Falcons General Manager Thomas Dimitroff and Owner Arthur Blank
Atlanta Falcons General Manager Thomas Dimitroff has proven he is not afraid to bet the farm to land the golden calf. In 2011, he made the controversial decision to give up five draft picks for Alabama wide receiver Julio Jones, but it was a decision that helped propel the Falcons to the NFC Championship Game.
Sunday’s loss to San Francisco proved there’s more holes to fill on this roster. The defense’s inability to hold a 17-point lead brings into question both depth and endurance. The offense’s inability to establish a run game brings into question the talent of a few offensive linemen and whether running back Michael Turner's best days are behind him.
For Atlanta to take the next step, from perennial playoff contender to championship winner, risks—like the ones that landed Jones—will need to be taken. The theme in Atlanta this offseason will be aggressive, in both the NFL draft and free agency.
We will have to wait and see whether their aggressiveness gives them the boldness to make the following four big moves in free agency.
Left tackle Sam Baker labored through injuries in 2011 before being benched after a back procedure. His health and decline in production raised many questions heading into 2012. Most notably, would this be his last season in Atlanta.
Baker answered the health question by starting every game this season. The production questions were answered by only allowing 3.5 sacks on the year, which was the fewest since his rookie year when he only played in eight games.
A quarterback is only as good as his backside protection. And for Matt Ryan and the Falcons their future lies in re-signing Baker—before he hits the open market.
The glare from Atlanta’s lack of a pass rush was no more evident than in its two playoff games. Against Seattle it allowed Seahawks quarterback Russell Wilson to overcome a 21-point deficit. In the NFC Championship Game, 49ers quarterback Colin Kaepernick sat comfortably in the packet and erased a 17-point Falcons lead.
Giants defensive end Osi Umenyiora prepped at Auburn High School and played his college ball at Troy, both of which are just a few hours down the road from Atlanta. His offseason home is in nearby Cleveland, Georgia. Umenyiora knows the expectations of the Falcons franchise and fans. That knowledge combined with playing near home could rejuvenate both a player and a team without a pass-rusher.
Umenyiora played in all 16 regular-season games in 2012, recording 43 combined tackles and six sacks.
At 31, he provides the ability to immediately produce while the Falcons groom a young pass-rusher selected in the draft.
Thirty is the magic number for running backs in the NFL. It’s an age where the pounding and punishment takes its toll. Michael Turner is 31. Although his carries were reduced in 2012, Turner showed the signs of a back who has worn down—and maybe out.

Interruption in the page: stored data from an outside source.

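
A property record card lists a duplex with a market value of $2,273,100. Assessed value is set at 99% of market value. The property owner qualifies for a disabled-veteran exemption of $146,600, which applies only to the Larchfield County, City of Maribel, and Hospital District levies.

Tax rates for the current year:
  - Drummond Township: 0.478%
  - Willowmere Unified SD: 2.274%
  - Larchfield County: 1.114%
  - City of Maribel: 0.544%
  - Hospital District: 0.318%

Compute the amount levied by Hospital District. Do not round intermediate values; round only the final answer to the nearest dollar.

Assessed value = $2,273,100 × 0.99 = $2,250,369
Hospital District taxable value = $2,250,369 − $146,600 = $2,103,769
Hospital District levy = $2,103,769 × 0.00318 = $6,689.98542

$6,690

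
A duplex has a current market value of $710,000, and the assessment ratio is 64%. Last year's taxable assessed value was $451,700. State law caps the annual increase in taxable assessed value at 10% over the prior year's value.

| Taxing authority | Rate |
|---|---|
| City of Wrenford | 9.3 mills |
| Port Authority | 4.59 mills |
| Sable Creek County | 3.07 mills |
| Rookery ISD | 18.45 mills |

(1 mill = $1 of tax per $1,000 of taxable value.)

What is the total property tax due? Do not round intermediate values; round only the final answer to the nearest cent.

$16,090.30

Uncapped assessed value = $710,000 × 0.64 = $454,400
Cap limit = $451,700 × 1.1 = $496,870
Taxable assessed value = min($454,400, $496,870) = $454,400 (cap does not bind)
City of Wrenford: $454,400 × 0.0093 = $4,225.92
Port Authority: $454,400 × 0.00459 = $2,085.696
Sable Creek County: $454,400 × 0.00307 = $1,395.008
Rookery ISD: $454,400 × 0.01845 = $8,383.68
Total = $16,090.304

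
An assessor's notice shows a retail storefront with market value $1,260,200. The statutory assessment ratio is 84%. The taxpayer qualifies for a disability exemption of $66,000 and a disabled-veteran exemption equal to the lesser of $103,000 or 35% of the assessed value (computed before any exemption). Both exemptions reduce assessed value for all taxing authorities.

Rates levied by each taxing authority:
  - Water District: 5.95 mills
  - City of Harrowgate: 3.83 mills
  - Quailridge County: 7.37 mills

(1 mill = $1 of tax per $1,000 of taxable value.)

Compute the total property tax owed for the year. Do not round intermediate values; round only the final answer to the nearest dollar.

Assessed value = $1,260,200 × 0.84 = $1,058,568
Disabled-veteran exemption = min($103,000, 35% × $1,058,568) = min($103,000, $370,498.8) = $103,000 (dollar cap binds)
Taxable value = $1,058,568 − $66,000 − $103,000 = $889,568
Water District: $889,568 × 0.00595 = $5,292.9296
City of Harrowgate: $889,568 × 0.00383 = $3,407.04544
Quailridge County: $889,568 × 0.00737 = $6,556.11616
Total = $15,256.0912

$15,256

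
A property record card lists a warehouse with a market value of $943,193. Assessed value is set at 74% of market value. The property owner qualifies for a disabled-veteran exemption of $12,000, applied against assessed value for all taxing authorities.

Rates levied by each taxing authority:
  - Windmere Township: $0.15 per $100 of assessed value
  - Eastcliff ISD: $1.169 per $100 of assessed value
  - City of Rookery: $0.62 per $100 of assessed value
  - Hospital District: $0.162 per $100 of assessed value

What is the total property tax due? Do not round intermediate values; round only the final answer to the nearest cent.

Assessed value = $943,193 × 0.74 = $697,962.82
Taxable value = $697,962.82 − $12,000 = $685,962.82
Windmere Township: $685,962.82 × 0.0015 = $1,028.94423
Eastcliff ISD: $685,962.82 × 0.01169 = $8,018.9053658
City of Rookery: $685,962.82 × 0.0062 = $4,252.969484
Hospital District: $685,962.82 × 0.00162 = $1,111.2597684
Total = $1,028.94423 + $8,018.9053658 + $4,252.969484 + $1,111.2597684 = $14,412.0788482

$14,412.08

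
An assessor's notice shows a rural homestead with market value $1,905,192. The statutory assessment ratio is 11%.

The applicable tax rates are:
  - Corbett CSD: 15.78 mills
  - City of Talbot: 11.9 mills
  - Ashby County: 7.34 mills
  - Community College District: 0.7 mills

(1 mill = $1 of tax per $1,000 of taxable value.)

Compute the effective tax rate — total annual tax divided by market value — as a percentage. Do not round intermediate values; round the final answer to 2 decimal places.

0.39%

Assessed value = $1,905,192 × 0.11 = $209,571.12
Corbett CSD: $209,571.12 × 0.01578 = $3,307.0322736
City of Talbot: $209,571.12 × 0.0119 = $2,493.896328
Ashby County: $209,571.12 × 0.00734 = $1,538.2520208
Community College District: $209,571.12 × 0.0007 = $146.699784
Total tax = $7,485.8804064
Effective rate = $7,485.8804064 ÷ $1,905,192 = 0.39% of market value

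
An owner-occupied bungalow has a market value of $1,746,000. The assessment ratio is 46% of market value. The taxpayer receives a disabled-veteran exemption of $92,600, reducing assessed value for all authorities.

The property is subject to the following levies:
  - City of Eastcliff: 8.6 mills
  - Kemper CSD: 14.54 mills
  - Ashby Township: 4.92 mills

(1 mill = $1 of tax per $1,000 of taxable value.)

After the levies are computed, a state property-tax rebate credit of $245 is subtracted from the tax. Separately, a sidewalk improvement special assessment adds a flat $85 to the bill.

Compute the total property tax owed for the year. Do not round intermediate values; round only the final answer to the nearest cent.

Assessed value = $1,746,000 × 0.46 = $803,160
Taxable value = $803,160 − $92,600 = $710,560
City of Eastcliff: $710,560 × 0.0086 = $6,110.816
Kemper CSD: $710,560 × 0.01454 = $10,331.5424
Ashby Township: $710,560 × 0.00492 = $3,495.9552
Levies subtotal = $19,938.3136
After credit = $19,938.3136 − $245 = $19,693.3136
Total = $19,693.3136 + $85 = $19,778.3136

$19,778.31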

Kansas City’s Peyton Hillis is only 26. He’s proven he can be a legitimate short-yardage back after rushing for over 1,000 yards in 2010 for Cleveland. With a reduced workload over the past few years in Kansas City, Hillis has a chance to be productive for years to come.
Signing Hillis will give Jacquizz Rodgers the rest he needs to stay fresh. More importantly it will give the Falcons a legitimate one-two punch in the running game.
A midseason demand to be traded let the secret out of the bag. Titans tight end Jared Cook is very unhappy in Nashville. And after the demand, his season took a turn for worse in Week 14 with a torn rotator cuff.
Expectations were high for Cook in 2012. In 2011, he caught 49 passes for 759 yards and three touchdowns. Before being injured this season, he had 42 receptions for 523 yards and four touchdowns.
Cook’s assertion about his role in the Titans offense is debatable. His chemistry with the team and its front office is not. And neither is his ability to be a dependable tight end on 3rd-and-5.
It will take more than one player to replace the departing Tony Gonzalez. Signing Cook will make the task easier.